Pertanyaannya, mengapa ketidakpercayaan dan sinisme terhadap corak politik seperti itu memunculkan sikap kerelawanan dan tidak apatis? Hal yang sering dilupakan, dalam lebih dari satu dasarwarsa terakhir telah berlangsung aneka eksperimen kerelawanan politik dan independensi, yang pada momen penting siap berubah menjadi partisan (partisan volunteerism). Sejatinya ketika Jokowi ikut pada 2014 juga cukup banyak dibantu oleh kerja keras relawan partisan. Juga masa sebelumnya di era SBY. Sayangnya fenomena dukungan kini berbalik akibat blundernya Jokowi.
Apakah keutamaan independensi dan kerelawanan politik demikian luhurnya? Pertanyaan ini tentu menggelikan. Kalau melihat dulu para relawan Ahok pada Pilkada DKI, nampak energi besar ada di sana tetapi para relawan ini mudah terkena sindrom “rabun politik” yang menyebabkan mereka gampang terpeleset. Pertama, kecenderungan menganggap setiap kritik kepada kepemimpinan Ahok sebagai penolakan terhadapnya. Mereka anti kritik. Padahal, mendukung tanpa kritik adalah energi menuju tribalisme politik. Kedua, para relawan tak perlu kaget dengan segala sindrom kekuasaan ini. Orang yang mendapat kuasa, sesopan apa pun pada awalnya, mudah dirasuki lupa daratan. Itulah yang dialami Jokowi setahun menjelang habis masa jabatannya, lalu memilih jalan politik dinasti.
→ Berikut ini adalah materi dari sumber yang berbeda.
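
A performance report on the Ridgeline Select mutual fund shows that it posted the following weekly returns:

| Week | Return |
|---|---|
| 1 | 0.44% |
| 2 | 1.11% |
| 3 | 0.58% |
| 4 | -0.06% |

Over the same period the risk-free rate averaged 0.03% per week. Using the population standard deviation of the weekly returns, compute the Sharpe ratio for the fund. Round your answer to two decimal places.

1.17

r̄ = (0.44 + 1.11 + 0.58 − 0.06) / 4 = 0.5175%
Population std dev = √[0.6945 / 4] = 0.4167%
Sharpe = (r̄ − rf) / σ = (0.5175 − 0.03) / 0.4167 = 0.4875 / 0.4167 = 1.1699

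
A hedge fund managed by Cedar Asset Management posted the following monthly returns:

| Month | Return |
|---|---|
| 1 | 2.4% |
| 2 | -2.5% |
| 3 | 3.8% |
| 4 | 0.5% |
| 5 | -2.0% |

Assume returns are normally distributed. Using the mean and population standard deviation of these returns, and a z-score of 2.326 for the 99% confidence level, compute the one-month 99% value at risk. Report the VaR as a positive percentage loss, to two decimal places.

r̄ = (2.4 − 2.5 + 3.8 + 0.5 − 2) / 5 = 0.4400%
Σ(r − r̄)² = (2.4 − 0.4400)² + (-2.5 − 0.4400)² + … = 29.7320
population σ = √(29.7320 / 5) = √5.9464 = 2.4385%
VaR = −(r̄ − z·σ) = −(0.4400 − 2.326 × 2.4385) = −(-5.2320) = 5.2320%

5.23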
Sebagai catatan penting, relawan jika yang diusung terpilih jangan dikira tanpa masalah__akan banyak dampak negatif ikutannya, tetapi hal positif yang penting dicatat bahwa kerelawanan mengemban misi menerobos kebuntuan hidup yang tersekat-sekat agar bangsa atau konstalasi negara dapat berubah lebih baik. Perubahan ! …itulah jawaban mengapa para relawan itu tumbuh meruyak dan besar bak jamur di musim hujan.